Güncelleme Tarihi:
AMICA Dergisi, ağustos sayısında bugüne kadar birçok filme imzasını atan yapımcı Mine Vargı’nın başarısının sırlarına yer veriyor. ‘Amerikalı’, ‘Eşkıya’ ve ‘Her şey Çok Güzel Olacak’ın yapımcısı Mine Vargı, sinemanın gönül işi olduğunu düşünüyor.
Siyasal Bilgiler Basın Yayın Mezunu. 1971 yılında, henüz o yıllarda kimsenin bilmediği Halkla İlişkiler mesleğine gönül vermiş. Okuldan bir yıl kaybederek mezun olmuş. Ve oğlu Baran da o dönemde doğmuş. Lise son sınıfta çevresinin teşvikiyle Milliyet Gazetesi’nin açtığı güzellik yarışmasına katılmış. Kendisine ‘‘68 kuşağının tescilli güzeli’’ diyor. Ardından 10 yıl boyunca mankenlik yapmış. Bu sayede dünyayı dolaşmış. İlk eşiyle İstanbul’a gelip bir yıl sonra boşanmış. Sansasyona bulaşmamak için mankenliğe de son vermiş; ‘‘Zaten muhafazakar bir yapım var. Afişe olmayı sevmiyorum’’ diyor.
Bu sırada ikinci eşi Ömer Vargı ile evleniyor. 1981’den beri faaliyette olan aile şirketleri Filma-Cass’ı kurmuşlar. Ajansta hem müşteri temsilcisi, hem idareci hem de PR’cı olarak çalışmış. Aile yapılarını bozmadan büyümeyi tercih etmişler; ‘‘Evde inanılmaz bir alaturka yaşam sürdürürüz. Filmciyiz, ama sofraya birlikte oturur kalkarız. Dolmalar pişer bizim evde. Aile yapısının sürmesi gerektiğine inanıyorum ben. Baran, Ayşecan, Arcan adında üç çocuğumuz var.

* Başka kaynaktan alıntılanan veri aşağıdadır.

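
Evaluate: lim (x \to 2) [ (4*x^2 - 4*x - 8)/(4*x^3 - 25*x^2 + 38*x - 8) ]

-6/7

At x = 2 both the top and bottom vanish — a removable singularity. Factoring out (x - 2) from each leaves (4*x + 4)/(4*x^2 - 17*x + 4), which at x = 2 equals -6/7.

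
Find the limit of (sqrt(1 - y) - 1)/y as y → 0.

Substitution gives 0/0. Multiply numerator and denominator by the conjugate √(1 - y) + √1.
The numerator becomes (1 - y) − 1 = -y, so the expression simplifies to -1/(√(1 - y) + √1).
Letting y → 0 gives -1/(2√1) = -1/2.

-1/2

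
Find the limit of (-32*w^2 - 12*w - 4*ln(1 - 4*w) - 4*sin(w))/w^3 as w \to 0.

86

Substitution gives 0/0 (the numerator vanishes to order 3).
Expand each term to order w^3: the coefficient of w^3 in -4·sin(w) is 2/3 and in -4·ln(1 - 4w) is 256/3.
Lower-order terms cancel with the polynomial part, so the numerator is (86)·w^3 + o(w^3), and the limit is (86)/(1) = 86.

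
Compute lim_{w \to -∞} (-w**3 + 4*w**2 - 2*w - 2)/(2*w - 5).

The numerator has higher degree (3 > 1); the quotient behaves like (-1/(2))·w^2 for large |w|.
As w → −∞ this diverges to -∞.

-∞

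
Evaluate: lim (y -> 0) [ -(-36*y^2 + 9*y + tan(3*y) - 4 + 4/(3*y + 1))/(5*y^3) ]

Substitution gives 0/0; apply L'Hôpital's rule 3 times.
After differentiating numerator and denominator 3 times the quotient is (162*tan(3*y)^2/cos(3*y)^2 + 54/cos(3*y)^2 - 648/(3*y + 1)^4)/(-30); at y = 0 this is 99/5.

99/5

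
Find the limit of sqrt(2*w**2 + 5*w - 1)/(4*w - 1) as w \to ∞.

√(2)/4

For large |w|, √(2*w^2 + 5*w - 1) ≈ √2·|w| and the denominator ≈ 4w.
Since w → +∞, |w| = w, giving √2/(4) = √(2)/4.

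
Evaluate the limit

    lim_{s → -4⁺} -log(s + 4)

∞

As s → -4⁺, s + 4 → 0⁺ and ln(s + 4) → −∞.
Multiplying by -1 gives ∞.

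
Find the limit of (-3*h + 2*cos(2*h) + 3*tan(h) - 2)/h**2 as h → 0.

-4

Substitution gives 0/0 (the numerator vanishes to order 2).
Expand each term to order h^2: the coefficient of h^2 in 2·cos(2h) is -4 and in 3·tan(h) is 0.
Lower-order terms cancel with the polynomial part, so the numerator is (-4)·h^2 + o(h^2), and the limit is (-4)/(1) = -4.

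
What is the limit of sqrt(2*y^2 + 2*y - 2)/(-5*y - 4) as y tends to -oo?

For large |y|, √(2*y^2 + 2*y - 2) ≈ √2·|y| and the denominator ≈ -5y.
Since y → −∞, |y| = −y, giving −√2/(-5) = √(2)/5.

√(2)/5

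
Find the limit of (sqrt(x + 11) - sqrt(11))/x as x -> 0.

√(11)/22

Substitution gives 0/0. Multiply numerator and denominator by the conjugate √(11 + x) + √11.
The numerator becomes (11 + x) − 11 = x, so the expression simplifies to 1/(√(11 + x) + √11).
Letting x → 0 gives 1/(2√11) = √(11)/22.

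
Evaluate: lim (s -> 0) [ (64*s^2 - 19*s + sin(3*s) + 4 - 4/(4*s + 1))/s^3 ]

Substitution gives 0/0; apply L'Hôpital's rule 3 times.
After differentiating numerator and denominator 3 times the quotient is (-27*cos(3*s) + 1536/(4*s + 1)^4)/(6); at s = 0 this is 503/2.

503/2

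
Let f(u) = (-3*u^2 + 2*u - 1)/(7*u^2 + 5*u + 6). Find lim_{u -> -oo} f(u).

Numerator and denominator both have degree 2.
Dividing every term by u^2, all lower-order terms vanish and the limit is the ratio of leading coefficients, -3/(7) = -3/7.

-3/7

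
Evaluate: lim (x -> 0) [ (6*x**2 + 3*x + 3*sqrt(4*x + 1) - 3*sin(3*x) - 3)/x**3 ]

51/2

Substitution gives 0/0 (the numerator vanishes to order 3).
Expand each term to order x^3: the coefficient of x^3 in -3·sin(3x) is 27/2 and in 3·√(1 + 4x) is 12.
Lower-order terms cancel with the polynomial part, so the numerator is (51/2)·x^3 + o(x^3), and the limit is (51/2)/(1) = 51/2.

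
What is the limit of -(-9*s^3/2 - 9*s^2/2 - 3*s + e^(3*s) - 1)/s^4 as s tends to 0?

-27/8

Direct substitution gives 0/0.
Apply L'Hôpital: lim (-27*s^2/2 - 9*s + 3*e^(3*s) - 3)/(-4*s^3), still 0/0.
Apply L'Hôpital: lim (-27*s + 9*e^(3*s) - 9)/(-12*s^2), still 0/0.
Apply L'Hôpital: lim (27*e^(3*s) - 27)/(-24*s), still 0/0.
After 4 applications of L'Hôpital's rule the quotient is (81*e^(3*s))/(-24); substituting s = 0 gives -27/8.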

Hepsine söylediğimiz ‘‘Bizden size kalacak şey, değerlerimiz.’’
‘‘Amerikalı’’, ‘‘Eşkıya’’ ve ‘‘Her şey Çok Güzel Olacak’’ gibi üç önemli film yaptılar. Her şey hakikaten çok güzel olmuş. ‘‘Olacak’’ da diyor Mine Vargı ve devam ediyor; ‘‘Hiçbir zaman fotoğraf ya da film çekeyim gibi bir isteğim olmadı. Oysa Ömer genç yaşta çılgın bir yönetmen olarak reklam filmi çekerek işe başlamış. En büyük hayali kendi filmini çekmekti. Yönetmene en yakın kişinin asistanı olduğunu düşündüğüm için ‘‘Ben de senin asistanın olurum’’ diyordum. Sinema gönül işi. Ama bu arada para da kazanırsan harika. Yaşım itibarıyla rahatlıkla söyleyebilirim ki hayattan korkmamak gerekiyor.’’
Gişe rekorlarında kadın imzası
Mine Vadgı’nın önemli çalışmalarından biri başrollerini Şener Şen ve Lale Mansur’un paylaştığı ‘‘Amerikalı’’. Gösterildiği dönemde hayli ilgi toplayan film dönemin Amerikan filmleriyle dalga geçiyordu. Ama yine de ‘‘Eşkıya’’nın onun gönlündeki yeri daha bambaşka. Film çalışmalarını sürdürürken ekipte tek yılmayan insanın kendisi olduğunu söylüyor. ‘‘Eşkıya’’nın ardından yine gişe rekorları kıran ve ünlü ‘‘showman’’ Cem Yılmaz’ı sinema dünyasına kazandıran ilginç bir film izledi: ‘‘Her Şey Çok Güzel Olacak’’.